The ceremony, and it felt like a ceremony as opposed to a show, was held in a large caravan. There were maybe 50 observers and we sat on four sides of a square under the stars – a mystical setting in itself. I cannot explain or capture the essence of the ritual – it was mesmerizing, powerful and eerily evocative of an awakening inside me.
As the dervishes greeted one another and shed their dark heavy cloaks – their souls become unencumbered by shapes and bodies. The white garments (beneath the cloaks) that you will see in my whirling video, according to my reading, symbolize the ego’s shroud and the large hats, the ego’s tombstone. The symbolism of the costuming was dynamic and the loss of ego, of self, in giving oneself over to this trance inducing dance was palatable. The live music made me feel as though I, too, was involved in the circular whirling. Whirling envelopes us…the earth rotates, the planets revolve, life is a whirl of birth, experience and death and rebirth.

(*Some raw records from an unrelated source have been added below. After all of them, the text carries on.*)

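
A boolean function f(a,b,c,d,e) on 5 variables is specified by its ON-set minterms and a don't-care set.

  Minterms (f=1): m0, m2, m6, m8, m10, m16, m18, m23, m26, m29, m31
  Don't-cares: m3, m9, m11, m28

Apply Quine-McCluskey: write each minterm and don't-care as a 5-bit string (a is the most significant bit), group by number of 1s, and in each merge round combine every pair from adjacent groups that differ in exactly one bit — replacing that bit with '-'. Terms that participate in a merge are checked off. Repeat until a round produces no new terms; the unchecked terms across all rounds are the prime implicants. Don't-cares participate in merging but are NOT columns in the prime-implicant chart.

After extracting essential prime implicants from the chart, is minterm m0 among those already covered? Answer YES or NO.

[col 0] 00000*, 00010*, 00011*, 00110*, 01000*, 01001*, 01010*, 01011*, 10000*, 10010*, 10111*, 11010*, 11100*, 11101*, 11111*
[col 1] -0000*, -0010*, -1010*, 0-000*, 0-010*, 0-011*, 00-10, 000-0*, 0001-*, 010-0*, 010-1*, 0100-*, 0101-*, 1-010*, 1-111, 100-0*, 111-1, 1110-
[col 2] --010, -00-0, 0-0-0, 0-01-, 010--
Prime implicants: --010, -00-0, 0-0-0, 0-01-, 00-10, 010--, 1-111, 111-1, 1110-
PI chart (minterm → PIs covering it):
  0 | -00-0,0-0-0
  2 | --010,-00-0,0-0-0,0-01-,00-10
  6 | 00-10  (sole → essential)
  8 | 0-0-0,010--
  10 | --010,0-0-0,0-01-,010--
  16 | -00-0  (sole → essential)
  18 | --010,-00-0
  23 | 1-111  (sole → essential)
  26 | --010  (sole → essential)
  29 | 111-1,1110-
  31 | 1-111,111-1
Essential prime implicants: --010, -00-0, 00-10, 1-111

YES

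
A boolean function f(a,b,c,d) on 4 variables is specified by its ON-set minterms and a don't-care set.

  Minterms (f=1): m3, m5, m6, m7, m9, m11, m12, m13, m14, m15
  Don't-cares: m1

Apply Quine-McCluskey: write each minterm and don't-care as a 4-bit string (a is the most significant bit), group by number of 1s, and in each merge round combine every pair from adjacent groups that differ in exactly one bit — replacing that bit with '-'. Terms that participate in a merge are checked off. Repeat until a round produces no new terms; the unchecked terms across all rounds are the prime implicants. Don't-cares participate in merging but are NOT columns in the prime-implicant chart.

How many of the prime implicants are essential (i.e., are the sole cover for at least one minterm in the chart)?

size-2^0 implicants → 0001(✓)  0011(✓)  0101(✓)  0110(✓)  0111(✓)  1001(✓)  1011(✓)  1100(✓)  1101(✓)  1110(✓)  1111(✓)
size-2^1 implicants → -001(✓)  -011(✓)  -101(✓)  -110(✓)  -111(✓)  0-01(✓)  0-11(✓)  00-1(✓)  01-1(✓)  011-(✓)  1-01(✓)  1-11(✓)  10-1(✓)  11-0(✓)  11-1(✓)  110-(✓)  111-(✓)
size-2^2 implicants → --01(✓)  --11(✓)  -0-1(✓)  -1-1(✓)  -11-  0--1(✓)  1--1(✓)  11--
size-2^3 implicants → ---1
Unchecked terms (primes): ---1, -11-, 11--
Minterm coverage:
  m3 ⊆ ---1 [E]
  m5 ⊆ ---1 [E]
  m6 ⊆ -11- [E]
  m7 ⊆ ---1,-11-
  m9 ⊆ ---1 [E]
  m11 ⊆ ---1 [E]
  m12 ⊆ 11-- [E]
  m13 ⊆ ---1,11--
  m14 ⊆ -11-,11--
  m15 ⊆ ---1,-11-,11--
E = {---1, -11-, 11--}

3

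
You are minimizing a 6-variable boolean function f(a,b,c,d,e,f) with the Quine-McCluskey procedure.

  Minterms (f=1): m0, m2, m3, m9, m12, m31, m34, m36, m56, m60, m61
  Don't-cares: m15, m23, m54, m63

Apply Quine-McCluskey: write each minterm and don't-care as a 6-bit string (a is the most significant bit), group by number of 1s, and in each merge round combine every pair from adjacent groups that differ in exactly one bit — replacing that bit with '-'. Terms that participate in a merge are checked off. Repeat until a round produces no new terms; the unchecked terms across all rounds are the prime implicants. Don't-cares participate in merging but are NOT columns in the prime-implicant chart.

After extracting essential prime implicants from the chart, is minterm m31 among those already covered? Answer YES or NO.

NO

Round 0: 000000✓ 000010✓ 000011✓ 001001 001100 001111✓ 010111✓ 011111✓ 100010✓ 100100 110110 111000✓ 111100✓ 111101✓ 111111✓
Round 1: -00010 -11111 0-1111 0000-0 00001- 01-111 111-00 1111-1 11110-
PIs = {-00010, -11111, 0-1111, 0000-0, 00001-, 001001, 001100, 01-111, 100100, 110110, 111-00, 1111-1, 11110-}
Coverage chart:
  m0: 0000-0 ←essential
  m2: -00010,0000-0,00001-
  m3: 00001- ←essential
  m9: 001001 ←essential
  m12: 001100 ←essential
  m31: -11111,0-1111,01-111
  m34: -00010 ←essential
  m36: 100100 ←essential
  m56: 111-00 ←essential
  m60: 111-00,11110-
  m61: 1111-1,11110-
Essential: -00010, 0000-0, 00001-, 001001, 001100, 100100, 111-00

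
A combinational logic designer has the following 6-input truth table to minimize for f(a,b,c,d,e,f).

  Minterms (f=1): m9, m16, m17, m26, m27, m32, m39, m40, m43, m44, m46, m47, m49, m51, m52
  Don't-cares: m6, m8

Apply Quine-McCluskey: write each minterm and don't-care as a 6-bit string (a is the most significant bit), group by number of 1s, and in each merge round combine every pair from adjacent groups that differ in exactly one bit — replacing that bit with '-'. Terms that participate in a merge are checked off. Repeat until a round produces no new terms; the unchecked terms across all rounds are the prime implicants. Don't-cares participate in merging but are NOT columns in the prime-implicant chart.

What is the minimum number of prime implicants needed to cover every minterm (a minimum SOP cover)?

9

[col 0] 000110, 001000*, 001001*, 010000*, 010001*, 011010*, 011011*, 100000*, 100111*, 101000*, 101011*, 101100*, 101110*, 101111*, 110001*, 110011*, 110100
[col 1] -01000, -10001, 00100-, 01000-, 01101-, 10-000, 10-111, 101-00, 101-11, 1011-0, 10111-, 1100-1
Prime implicants: -01000, -10001, 000110, 00100-, 01000-, 01101-, 10-000, 10-111, 101-00, 101-11, 1011-0, 10111-, 1100-1, 110100
PI chart (minterm → PIs covering it):
  9 | 00100-  (sole → essential)
  16 | 01000-  (sole → essential)
  17 | -10001,01000-
  26 | 01101-  (sole → essential)
  27 | 01101-  (sole → essential)
  32 | 10-000  (sole → essential)
  39 | 10-111  (sole → essential)
  40 | -01000,10-000,101-00
  43 | 101-11  (sole → essential)
  44 | 101-00,1011-0
  46 | 1011-0,10111-
  47 | 10-111,101-11,10111-
  49 | -10001,1100-1
  51 | 1100-1  (sole → essential)
  52 | 110100  (sole → essential)
Essential prime implicants: 00100-, 01000-, 01101-, 10-000, 10-111, 101-11, 1100-1, 110100
Petrick residual → 1011-0
Minimum SOP uses 9 PIs: a'b'cd'e' + a'bc'd'e' + a'bcd'e + ab'd'e'f' + ab'def + ab'cef + ab'cdf' + abc'd'f + abc'de'f'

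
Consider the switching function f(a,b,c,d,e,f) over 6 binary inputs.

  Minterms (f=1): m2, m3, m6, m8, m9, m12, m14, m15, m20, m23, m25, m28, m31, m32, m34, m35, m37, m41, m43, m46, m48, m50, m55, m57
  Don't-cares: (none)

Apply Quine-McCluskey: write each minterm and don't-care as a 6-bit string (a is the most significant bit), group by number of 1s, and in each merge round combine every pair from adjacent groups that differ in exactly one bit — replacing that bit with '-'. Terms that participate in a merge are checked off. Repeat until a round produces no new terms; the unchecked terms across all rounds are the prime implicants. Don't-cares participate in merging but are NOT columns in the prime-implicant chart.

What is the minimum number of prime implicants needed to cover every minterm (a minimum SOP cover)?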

“Who Says Words With My Mouth?”
Rumi
All day I think about it, then at night I say it.
Where did I come from, and what am I supposed to be doing?
I have no idea.
My soul is from elsewhere, I’m sure of that,
And I intend to end up there.
This drunkenness began in some other tavern.
When I get back around to that place
I’ll be completely sober. Meanwhile
I’m like a bird from another continent, sitting in this aviary.
The day is coming when I fly off,
But who is it now in my ear who hears my voice?
Who says words with my mouth?
Who looks out with my eyes? What is the soul?
I cannot stop asking.
If I could taste one sip of an answer,
I could break out of this prison for drunks.
I didn’t come here of my own accord, and I can’t leave that way.
Whoever brought me here will have to take me home.
This poetry. I never know what I’m going to say.
I don’t plan it.
When I’m outside the saying of it,
I get very quiet and rarely speak at all.”